Versorgung der Insel soll ab Juli nicht mehr per Schiff erfolgen

Manch einer mag sich in den vergangenen Tagen gefragt haben, was für ein merkwürdiges Objekt dort in der Bucht von Palma dümpelte. Es handelte sich dabei um die Rohrlegeplattform „Castoro Sei”, unerlässliches Hilfsmittel bei der Fertigstellung eines der großen Infrastrukturprojekte dieser Legislaturperiode. Die Gasleitung, die Mallorca ab Juli mit dem Festland verbinden soll, wächst zusehends. Jetzt haben Bauarbeiter die Arbeiten an der Strecke Mallorca-Ibiza beendet.

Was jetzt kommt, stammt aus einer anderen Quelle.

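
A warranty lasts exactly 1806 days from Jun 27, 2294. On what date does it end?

June 7, 2299

+365 (one year) → Jun 27, 2295 (1441 left).
+366 (one year; includes Feb 29, 2296) → Jun 27, 2296 (1075 left).
+365 (one year) → Jun 27, 2297 (710 left).
+365 (one year) → Jun 27, 2298 (345 left).
Jun has 30 days: +4 → Jul 1, 2298 (341 left).
Jul has 31 days: +31 → Aug 1, 2298 (310 left).
Aug has 31 days: +31 → Sep 1, 2298 (279 left).
Sep has 30 days: +30 → Oct 1, 2298 (249 left).
Oct has 31 days: +31 → Nov 1, 2298 (218 left).
Nov has 30 days: +30 → Dec 1, 2298 (188 left).
Dec has 31 days: +31 → Jan 1, 2299 (157 left).
Jan has 31 days: +31 → Feb 1, 2299 (126 left).
Feb has 28 days: +28 → Mar 1, 2299 (98 left).
Mar has 31 days: +31 → Apr 1, 2299 (67 left).
Apr has 30 days: +30 → May 1, 2299 (37 left).
May has 31 days: +31 → Jun 1, 2299 (6 left).
+6 → Jun 7, 2299.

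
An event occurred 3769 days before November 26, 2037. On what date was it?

−365 (one year) → Nov 26, 2036 (3404 left).
−366 (one year; includes Feb 29, 2036) → Nov 26, 2035 (3038 left).
−365 (one year) → Nov 26, 2034 (2673 left).
−365 (one year) → Nov 26, 2033 (2308 left).
−365 (one year) → Nov 26, 2032 (1943 left).
−366 (one year; includes Feb 29, 2032) → Nov 26, 2031 (1577 left).
−365 (one year) → Nov 26, 2030 (1212 left).
−365 (one year) → Nov 26, 2029 (847 left).
−365 (one year) → Nov 26, 2028 (482 left).
−366 (one year; includes Feb 29, 2028) → Nov 26, 2027 (116 left).
−26 → Oct 31, 2027 (end of Oct, 31 days; 90 left).
−31 → Sep 30, 2027 (end of Sep, 30 days; 59 left).
−30 → Aug 31, 2027 (end of Aug, 31 days; 29 left).
−29 → Aug 2, 2027.

August 2, 2027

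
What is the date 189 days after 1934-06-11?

Jun has 30 days: +20 → Jul 1, 1934 (169 left).
Jul has 31 days: +31 → Aug 1, 1934 (138 left).
Aug has 31 days: +31 → Sep 1, 1934 (107 left).
Sep has 30 days: +30 → Oct 1, 1934 (77 left).
Oct has 31 days: +31 → Nov 1, 1934 (46 left).
Nov has 30 days: +30 → Dec 1, 1934 (16 left).
+16 → Dec 17, 1934.

December 17, 1934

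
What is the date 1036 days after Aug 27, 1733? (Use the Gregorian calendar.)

+365 (one year) → Aug 27, 1734 (671 left).
+365 (one year) → Aug 27, 1735 (306 left).
Aug has 31 days: +5 → Sep 1, 1735 (301 left).
Sep has 30 days: +30 → Oct 1, 1735 (271 left).
Oct has 31 days: +31 → Nov 1, 1735 (240 left).
Nov has 30 days: +30 → Dec 1, 1735 (210 left).
Dec has 31 days: +31 → Jan 1, 1736 (179 left).
Jan has 31 days: +31 → Feb 1, 1736 (148 left).
Feb has 29 days: +29 → Mar 1, 1736 (119 left).
Mar has 31 days: +31 → Apr 1, 1736 (88 left).
Apr has 30 days: +30 → May 1, 1736 (58 left).
May has 31 days: +31 → Jun 1, 1736 (27 left).
+27 → Jun 28, 1736.

June 28, 1736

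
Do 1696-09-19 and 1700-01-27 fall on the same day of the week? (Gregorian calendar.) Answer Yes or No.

Yes

From Sep 19, 1696 to Jan 27, 1700 is 1225 days.
1225 mod 7 = 0, so they are the same weekday.
(Sep 19, 1696 is a Wednesday; Jan 27, 1700 is a Wednesday.)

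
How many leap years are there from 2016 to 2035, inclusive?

5

Multiples of 4 in [2016,2035]: 5.
Of those, multiples of 100: 0 (not leap unless ÷400).
Multiples of 400: 0.
Leap years = 5 − 0 + 0 = 5.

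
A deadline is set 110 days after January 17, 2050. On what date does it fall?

Jan has 31 days: +15 → Feb 1, 2050 (95 left).
Feb has 28 days: +28 → Mar 1, 2050 (67 left).
Mar has 31 days: +31 → Apr 1, 2050 (36 left).
Apr has 30 days: +30 → May 1, 2050 (6 left).
+6 → May 7, 2050.

May 7, 2050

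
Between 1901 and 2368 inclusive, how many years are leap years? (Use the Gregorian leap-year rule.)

Multiples of 4 in [1901,2368]: 117.
Of those, multiples of 100: 4 (not leap unless ÷400).
Multiples of 400: 1.
Leap years = 117 − 4 + 1 = 114.

114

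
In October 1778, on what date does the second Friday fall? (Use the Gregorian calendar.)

October 9, 1778

October 1, 1778 is a Thursday.
The first Friday is therefore October 2 (1 days later).
The second Friday is 2 + 1×7 = October 9.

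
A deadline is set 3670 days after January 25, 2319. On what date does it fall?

+365 (one year) → Jan 25, 2320 (3305 left).
+366 (one year; includes Feb 29, 2320) → Jan 25, 2321 (2939 left).
+365 (one year) → Jan 25, 2322 (2574 left).
+365 (one year) → Jan 25, 2323 (2209 left).
+365 (one year) → Jan 25, 2324 (1844 left).
+366 (one year; includes Feb 29, 2324) → Jan 25, 2325 (1478 left).
+365 (one year) → Jan 25, 2326 (1113 left).
+365 (one year) → Jan 25, 2327 (748 left).
+365 (one year) → Jan 25, 2328 (383 left).
Jan has 31 days: +7 → Feb 1, 2328 (376 left).
Feb has 29 days: +29 → Mar 1, 2328 (347 left).
Mar has 31 days: +31 → Apr 1, 2328 (316 left).
Apr has 30 days: +30 → May 1, 2328 (286 left).
May has 31 days: +31 → Jun 1, 2328 (255 left).
Jun has 30 days: +30 → Jul 1, 2328 (225 left).
Jul has 31 days: +31 → Aug 1, 2328 (194 left).
Aug has 31 days: +31 → Sep 1, 2328 (163 left).
Sep has 30 days: +30 → Oct 1, 2328 (133 left).
Oct has 31 days: +31 → Nov 1, 2328 (102 left).
Nov has 30 days: +30 → Dec 1, 2328 (72 left).
Dec has 31 days: +31 → Jan 1, 2329 (41 left).
Jan has 31 days: +31 → Feb 1, 2329 (10 left).
+10 → Feb 11, 2329.

February 11, 2329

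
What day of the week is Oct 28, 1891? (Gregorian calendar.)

Wednesday

Doomsday rule: the anchor day for the 1800s is Friday. For year 91: 91÷12 = 7 r 7, and 7÷4 = 1, so 7+7+1 = 15.
Friday + 15 ≡ Saturday — that's 1891's doomsday.
In October the doomsday date is Oct 10.
Oct 28 is 18 days after Oct 10; 18 mod 7 = 4, so Saturday + 4 = Wednesday.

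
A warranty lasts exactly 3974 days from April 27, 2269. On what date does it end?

March 14, 2280

+365 (one year) → Apr 27, 2270 (3609 left).
+365 (one year) → Apr 27, 2271 (3244 left).
+366 (one year; includes Feb 29, 2272) → Apr 27, 2272 (2878 left).
+365 (one year) → Apr 27, 2273 (2513 left).
+365 (one year) → Apr 27, 2274 (2148 left).
+365 (one year) → Apr 27, 2275 (1783 left).
+366 (one year; includes Feb 29, 2276) → Apr 27, 2276 (1417 left).
+365 (one year) → Apr 27, 2277 (1052 left).
+365 (one year) → Apr 27, 2278 (687 left).
+365 (one year) → Apr 27, 2279 (322 left).
Apr has 30 days: +4 → May 1, 2279 (318 left).
May has 31 days: +31 → Jun 1, 2279 (287 left).
Jun has 30 days: +30 → Jul 1, 2279 (257 left).
Jul has 31 days: +31 → Aug 1, 2279 (226 left).
Aug has 31 days: +31 → Sep 1, 2279 (195 left).
Sep has 30 days: +30 → Oct 1, 2279 (165 left).
Oct has 31 days: +31 → Nov 1, 2279 (134 left).
Nov has 30 days: +30 → Dec 1, 2279 (104 left).
Dec has 31 days: +31 → Jan 1, 2280 (73 left).
Jan has 31 days: +31 → Feb 1, 2280 (42 left).
Feb has 29 days: +29 → Mar 1, 2280 (13 left).
+13 → Mar 14, 2280.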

Nun ist der „Castoro Sei” zwischen Ibiza und Dénia im Einsatz, um das letzte noch fehlende Stück Rohr zu verlegen.

Ab Juli soll die Gasversorgung Ibizas und Mallorcas nicht mehr wie bisher mit Schiffen gewährleistet sein, sondern durch die insgesamt 270 Kilometer lange Unterwasser-Rohrleitung. Das Projekt kostet laut Angaben des balearischen Energie- und Industrieministeriums 490 Millionen Euro. Ministerin Francisca Vives verschaffte sich nun bei einem Besuch auf dem „Castoro Sei” persönlich einen Überblick über den Stand der Dinge.

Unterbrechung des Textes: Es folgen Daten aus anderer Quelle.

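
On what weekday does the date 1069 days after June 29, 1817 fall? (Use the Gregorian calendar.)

First find the weekday of Jun 29, 1817. Doomsday rule: the anchor day for the 1800s is Friday. For year 17: 17÷12 = 1 r 5, and 5÷4 = 1, so 1+5+1 = 7.
Friday + 7 ≡ Friday — that's 1817's doomsday.
In June the doomsday date is Jun 6.
Jun 29 is 23 days after Jun 6; 23 mod 7 = 2, so Friday + 2 = Sunday.
1069 mod 7 = 5, so 1069 days after a Sunday is Sunday + 5 = Friday.

Friday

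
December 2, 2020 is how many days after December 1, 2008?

4384

Dec 1, 2008 → Dec 1, 2009: 365 days.
Dec 1, 2009 → Dec 1, 2010: 365 days.
Dec 1, 2010 → Dec 1, 2011: 365 days.
Dec 1, 2011 → Dec 1, 2012: 366 days (Feb 29, 2012 is in that span).
Dec 1, 2012 → Dec 1, 2013: 365 days.
Dec 1, 2013 → Dec 1, 2014: 365 days.
Dec 1, 2014 → Dec 1, 2015: 365 days.
Dec 1, 2015 → Dec 1, 2016: 366 days (Feb 29, 2016 is in that span).
Dec 1, 2016 → Dec 1, 2017: 365 days.
Dec 1, 2017 → Dec 1, 2018: 365 days.
Dec 1, 2018 → Dec 1, 2019: 365 days.
Dec 1, 2019 → Jan 1, 2020: 31 days (December has 31).
Jan 1, 2020 → Feb 1, 2020: 31 days (January has 31).
Feb 1, 2020 → Mar 1, 2020: 29 days (February has 29).
Mar 1, 2020 → Apr 1, 2020: 31 days (March has 31).
Apr 1, 2020 → May 1, 2020: 30 days (April has 30).
May 1, 2020 → Jun 1, 2020: 31 days (May has 31).
Jun 1, 2020 → Jul 1, 2020: 30 days (June has 30).
Jul 1, 2020 → Aug 1, 2020: 31 days (July has 31).
Aug 1, 2020 → Sep 1, 2020: 31 days (August has 31).
Sep 1, 2020 → Oct 1, 2020: 30 days (September has 30).
Oct 1, 2020 → Nov 1, 2020: 31 days (October has 31).
Nov 1, 2020 → Dec 1, 2020: 30 days (November has 30).
Dec 1, 2020 → Dec 2, 2020: 1 days.
Total: 4384 days.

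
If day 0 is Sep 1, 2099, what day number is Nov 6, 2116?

Sep 1, 2099 → Sep 1, 2100: 365 days.
Sep 1, 2100 → Sep 1, 2101: 365 days.
Sep 1, 2101 → Sep 1, 2102: 365 days.
Sep 1, 2102 → Sep 1, 2103: 365 days.
Sep 1, 2103 → Sep 1, 2104: 366 days (Feb 29, 2104 is in that span).
Sep 1, 2104 → Sep 1, 2105: 365 days.
Sep 1, 2105 → Sep 1, 2106: 365 days.
Sep 1, 2106 → Sep 1, 2107: 365 days.
Sep 1, 2107 → Sep 1, 2108: 366 days (Feb 29, 2108 is in that span).
Sep 1, 2108 → Sep 1, 2109: 365 days.
Sep 1, 2109 → Sep 1, 2110: 365 days.
Sep 1, 2110 → Sep 1, 2111: 365 days.
Sep 1, 2111 → Sep 1, 2112: 366 days (Feb 29, 2112 is in that span).
Sep 1, 2112 → Sep 1, 2113: 365 days.
Sep 1, 2113 → Sep 1, 2114: 365 days.
Sep 1, 2114 → Sep 1, 2115: 365 days.
Sep 1, 2115 → Sep 1, 2116: 366 days (Feb 29, 2116 is in that span).
Sep 1, 2116 → Oct 1, 2116: 30 days (September has 30).
Oct 1, 2116 → Nov 1, 2116: 31 days (October has 31).
Nov 1, 2116 → Nov 6, 2116: 5 days.
Total: 6275 days.

6275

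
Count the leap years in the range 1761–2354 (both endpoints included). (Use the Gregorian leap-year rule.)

143

Multiples of 4 in [1761,2354]: 148.
Of those, multiples of 100: 6 (not leap unless ÷400).
Multiples of 400: 1.
Leap years = 148 − 6 + 1 = 143.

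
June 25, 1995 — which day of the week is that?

Doomsday rule: the anchor day for the 1900s is Wednesday. For year 95: 95÷12 = 7 r 11, and 11÷4 = 2, so 7+11+2 = 20.
Wednesday + 20 ≡ Tuesday — that's 1995's doomsday.
In June the doomsday date is Jun 6.
Jun 25 is 19 days after Jun 6; 19 mod 7 = 5, so Tuesday + 5 = Sunday.

Sunday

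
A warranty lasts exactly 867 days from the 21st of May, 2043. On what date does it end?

+366 (one year; includes Feb 29, 2044) → May 21, 2044 (501 left).
+365 (one year) → May 21, 2045 (136 left).
May has 31 days: +11 → Jun 1, 2045 (125 left).
Jun has 30 days: +30 → Jul 1, 2045 (95 left).
Jul has 31 days: +31 → Aug 1, 2045 (64 left).
Aug has 31 days: +31 → Sep 1, 2045 (33 left).
Sep has 30 days: +30 → Oct 1, 2045 (3 left).
+3 → Oct 4, 2045.

October 4, 2045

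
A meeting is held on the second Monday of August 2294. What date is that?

August 1, 2294 is a Wednesday.
The first Monday is therefore August 6 (5 days later).
The second Monday is 6 + 1×7 = August 13.

August 13, 2294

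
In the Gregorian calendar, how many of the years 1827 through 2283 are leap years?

Multiples of 4 in [1827,2283]: 114.
Of those, multiples of 100: 4 (not leap unless ÷400).
Multiples of 400: 1.
Leap years = 114 − 4 + 1 = 111.

111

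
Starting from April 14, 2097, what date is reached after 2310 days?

August 12, 2103

+365 (one year) → Apr 14, 2098 (1945 left).
+365 (one year) → Apr 14, 2099 (1580 left).
+365 (one year) → Apr 14, 2100 (1215 left).
+365 (one year) → Apr 14, 2101 (850 left).
+365 (one year) → Apr 14, 2102 (485 left).
+365 (one year) → Apr 14, 2103 (120 left).
Apr has 30 days: +17 → May 1, 2103 (103 left).
May has 31 days: +31 → Jun 1, 2103 (72 left).
Jun has 30 days: +30 → Jul 1, 2103 (42 left).
Jul has 31 days: +31 → Aug 1, 2103 (11 left).
+11 → Aug 12, 2103.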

Bis die Gasleitung in Betrieb geht, muss noch geklärt werden, wer für die Weiterleitung des Gases nach Manacor und Alcúdia sorgt. Auch hier müssen noch Gasleitungen installiert werden. Die Ausschreibung soll nach Informationen des Energie- und Industrieministeriums noch im Frühjahr stattfinden.